Les poids sur nos épaules ne manquent pas. Nos habitudes, façonnées et lustrées depuis la tendre enfance, nous suivent partout, même là où elles deviennent gênantes. Lorsque nous prenons conscience de leur présence c’est lorsqu’elles nous mettent dans l’embarras, souvent publiquement. Sinon, elles suivent notre route comme ces poissons rémoras collés par une ventouse sous le ventre des requins. Lorsqu’elles ne servent plus à rien, elles sont toujours là, tyranniques : elles empoisonnent la vieillesse, toujours accrochée aux habitudes anciennes alors qu’elles ne sont plus d’aucune utilité ; elles encombrent chaque âge de la vie car elles transportent avec elles des réflexes qui ne sont plus adaptés. Heureusement, toutes les habitudes ne sont pas mauvaises, et certaines sont plutôt heureuses, comme le fait de respirer et de ne pas oublier de le faire, ou bien celles qui nous permettent d’accomplir tant de gestes quotidiens sans que notre intelligence y dépense à chaque fois une grosse somme d’énergie et de concentration. L’habitude des vices, véritable seconde nature, est plus gênante car l’exercice de la liberté y est très affaibli, diminuant certes la responsabilité de leurs auteurs mais leur rendant une vie infernale. L’habitude de la médiocrité est plus fuyante car, comme l’écrit Georges Bernanos dans sa Lettre aux Anglais, elle est « …un gaz sans couleur et sans odeur ; on le laisse tranquillement s’accumuler, et il explose tout à coup avec une force incroyable. » Cette médiocrité est à la fois un drame pour celui qui en est affecté et pour ceux qu’il rencontre car, comme le fait remarquer le même Bernanos, « les ratés ne vous rateront pas » (Le Chemin de la Croix-des-Ames). Il suffit de se pencher sur les réseaux dits sociaux, sur tous les moyens de communication qui nous abreuvent de paroles et d’images sans nous laisser le loisir et le temps du recul, de la réflexion et de la critique, pour comprendre à quel point nos habitudes sont modelées, de plus en plus, avec cette médiocrité et cette frivolité tenus comme les matériaux premiers et incontournables. Léon Bloy, il y a plus de cent ans, constatait déjà que « la plus inconcevable frivolité s’est assise de nos jours sur tous les trônes de la pensée et se vautre depuis deux ou trois siècles dans toutes les couches royales de l’esprit humain. » (Le Symbolisme de l’Apparition)
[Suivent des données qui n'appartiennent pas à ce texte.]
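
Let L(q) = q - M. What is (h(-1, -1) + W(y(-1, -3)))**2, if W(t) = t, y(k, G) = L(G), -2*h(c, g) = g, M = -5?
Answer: 25/4 ≈ 6.2500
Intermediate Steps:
h(c, g) = -g/2
L(q) = 5 + q (L(q) = q - 1*(-5) = q + 5 = 5 + q)
y(k, G) = 5 + G
(h(-1, -1) + W(y(-1, -3)))**2 = (-1/2*(-1) + (5 - 3))**2 = (1/2 + 2)**2 = (5/2)**2 = 25/4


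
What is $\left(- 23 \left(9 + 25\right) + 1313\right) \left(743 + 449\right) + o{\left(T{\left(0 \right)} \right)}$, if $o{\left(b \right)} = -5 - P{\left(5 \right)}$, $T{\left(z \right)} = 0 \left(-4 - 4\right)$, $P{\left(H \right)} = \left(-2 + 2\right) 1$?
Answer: $632947$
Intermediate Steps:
$P{\left(H \right)} = 0$ ($P{\left(H \right)} = 0 \cdot 1 = 0$)
$T{\left(z \right)} = 0$ ($T{\left(z \right)} = 0 \left(-8\right) = 0$)
$o{\left(b \right)} = -5$ ($o{\left(b \right)} = -5 - 0 = -5 + 0 = -5$)
$\left(- 23 \left(9 + 25\right) + 1313\right) \left(743 + 449\right) + o{\left(T{\left(0 \right)} \right)} = \left(- 23 \left(9 + 25\right) + 1313\right) \left(743 + 449\right) - 5 = \left(\left(-23\right) 34 + 1313\right) 1192 - 5 = \left(-782 + 1313\right) 1192 - 5 = 531 \cdot 1192 - 5 = 632952 - 5 = 632947$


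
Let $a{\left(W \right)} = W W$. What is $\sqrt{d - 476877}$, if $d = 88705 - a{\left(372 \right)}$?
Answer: $2 i \sqrt{131639} \approx 725.64 i$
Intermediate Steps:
$a{\left(W \right)} = W^{2}$
$d = -49679$ ($d = 88705 - 372^{2} = 88705 - 138384 = -49679$)
$\sqrt{d - 476877} = \sqrt{-49679 - 476877} = \sqrt{-526556} = 2 i \sqrt{131639}$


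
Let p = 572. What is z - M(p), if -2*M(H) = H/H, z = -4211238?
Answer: -8422475/2 ≈ -4.2112e+6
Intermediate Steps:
M(H) = -1/2 (M(H) = -H/(2*H) = -1/2*1 = -1/2)
z - M(p) = -4211238 - 1*(-1/2) = -4211238 + 1/2 = -8422475/2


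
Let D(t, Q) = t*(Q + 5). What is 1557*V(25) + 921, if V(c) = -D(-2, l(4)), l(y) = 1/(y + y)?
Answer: 67521/4 ≈ 16880.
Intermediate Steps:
l(y) = 1/(2*y)
D(t, Q) = t*(5 + Q)
V(c) = 41/4 (V(c) = -(-2)*(5 + (½)/4) = -(-2)*(5 + (½)*(¼)) = -(-2)*(5 + ⅛) = -(-2)*41/8 = -1*(-41/4) = 41/4)
1557*V(25) + 921 = 1557*(41/4) + 921 = 63837/4 + 921 = 67521/4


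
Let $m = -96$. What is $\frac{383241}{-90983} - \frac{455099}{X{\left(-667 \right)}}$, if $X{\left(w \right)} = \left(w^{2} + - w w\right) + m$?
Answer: $\frac{41369481181}{8734368} \approx 4736.4$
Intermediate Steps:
$X{\left(w \right)} = -96$ ($X{\left(w \right)} = \left(w^{2} + - w w\right) - 96 = \left(w^{2} - w^{2}\right) - 96 = 0 - 96 = -96$)
$\frac{383241}{-90983} - \frac{455099}{X{\left(-667 \right)}} = \frac{383241}{-90983} - \frac{455099}{-96} = 383241 \left(- \frac{1}{90983}\right) - - \frac{455099}{96} = - \frac{383241}{90983} + \frac{455099}{96} = \frac{41369481181}{8734368}$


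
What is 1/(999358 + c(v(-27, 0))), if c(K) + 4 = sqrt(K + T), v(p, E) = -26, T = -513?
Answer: 999354/998708417855 - 7*I*sqrt(11)/998708417855 ≈ 1.0006e-6 - 2.3246e-11*I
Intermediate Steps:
c(K) = -4 + sqrt(-513 + K) (c(K) = -4 + sqrt(K - 513) = -4 + sqrt(-513 + K))
1/(999358 + c(v(-27, 0))) = 1/(999358 + (-4 + sqrt(-513 - 26))) = 1/(999358 + (-4 + sqrt(-539))) = 1/(999358 + (-4 + 7*I*sqrt(11))) = 1/(999354 + 7*I*sqrt(11))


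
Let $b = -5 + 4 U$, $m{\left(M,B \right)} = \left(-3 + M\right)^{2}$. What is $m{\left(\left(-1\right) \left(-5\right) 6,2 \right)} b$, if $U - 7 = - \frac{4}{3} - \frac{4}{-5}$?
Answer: $\frac{76059}{5} \approx 15212.0$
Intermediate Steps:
$U = \frac{97}{15}$ ($U = 7 - \left(- \frac{4}{5} + \frac{4}{3}\right) = 7 - \frac{8}{15} = \frac{97}{15} \approx 6.4667$)
$b = \frac{313}{15}$ ($b = -5 + 4 \cdot \frac{97}{15} = -5 + \frac{388}{15} = \frac{313}{15} \approx 20.867$)
$m{\left(\left(-1\right) \left(-5\right) 6,2 \right)} b = \left(-3 + \left(-1\right) \left(-5\right) 6\right)^{2} \cdot \frac{313}{15} = \left(-3 + 5 \cdot 6\right)^{2} \cdot \frac{313}{15} = \left(-3 + 30\right)^{2} \cdot \frac{313}{15} = 27^{2} \cdot \frac{313}{15} = 729 \cdot \frac{313}{15} = \frac{76059}{5}$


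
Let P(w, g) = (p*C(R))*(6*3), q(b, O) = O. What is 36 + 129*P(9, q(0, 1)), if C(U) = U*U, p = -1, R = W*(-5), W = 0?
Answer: 36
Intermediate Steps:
R = 0 (R = 0*(-5) = 0)
C(U) = U**2
P(w, g) = 0 (P(w, g) = (-1*0**2)*(6*3) = -1*0*18 = 0*18 = 0)
36 + 129*P(9, q(0, 1)) = 36 + 129*0 = 36 + 0 = 36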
De telles habitudes sont très éloignées de la hexis des Grecs, chez Platon et Aristote, et de l’habitus de saint Thomas d’Aquin, pour lesquels elles sont des qualités requises pour l’exercice de la vie morale. En fait, elles sont constamment détournées de leur force originelle qui permet en effet cette condition active des vertus grâce à ce qu’elles ont emmagasiné de savoir et d’expérience. Les bonnes habitudes sont des outres de rétention dans lesquelles nous pouvons puiser largement sans grand effort de notre part. Ce sont nos habitudes, bonnes ou mauvaises, qui vont ciseler nos attitudes. Il existe les attitudes complètement forgées et artificielles, celles qui ne sont que de l’ordre du paraître et du faux semblant, tel le Tartuffe de Molière. Rencontrer de telles personnes est toujours une épreuve et il est rare d’en sortir indemne car le propre de ceux qui affichent des attitudes toutes faites est de vouloir défendre leur personnage aux dépens des autres. Mieux vaut les éviter une fois qu’elles sont repérées, mais cela n’est pas toujours possible, notamment dans la vie professionnelle et dans toutes les circonstances où s’établissent des relations d’autorité ou de dépendance. Paul Claudel, dans son Journal, croque de façon amusante et cruelle ces êtres qui sont plus attitudes que vérité. Voici quelques perles : « De ces figures que le Créateur n’a pas finies, les unes parce que c’était trop difficile, les autres parce que ça n’en valait pas la peine », « Un monsieur dont on voit tout de suite qu’on est sans excuse de ne pas le connaître », « Une de ces têtes solidement ajustées dont on pense : Comme ça ferme bien ! », « Avec l’air ravi d’une vache qui vient de découvrir un trèfle à quatre feuilles »… Quel humour, quel régal ! Mais nous rions jaune car nous nous regardons dans un miroir…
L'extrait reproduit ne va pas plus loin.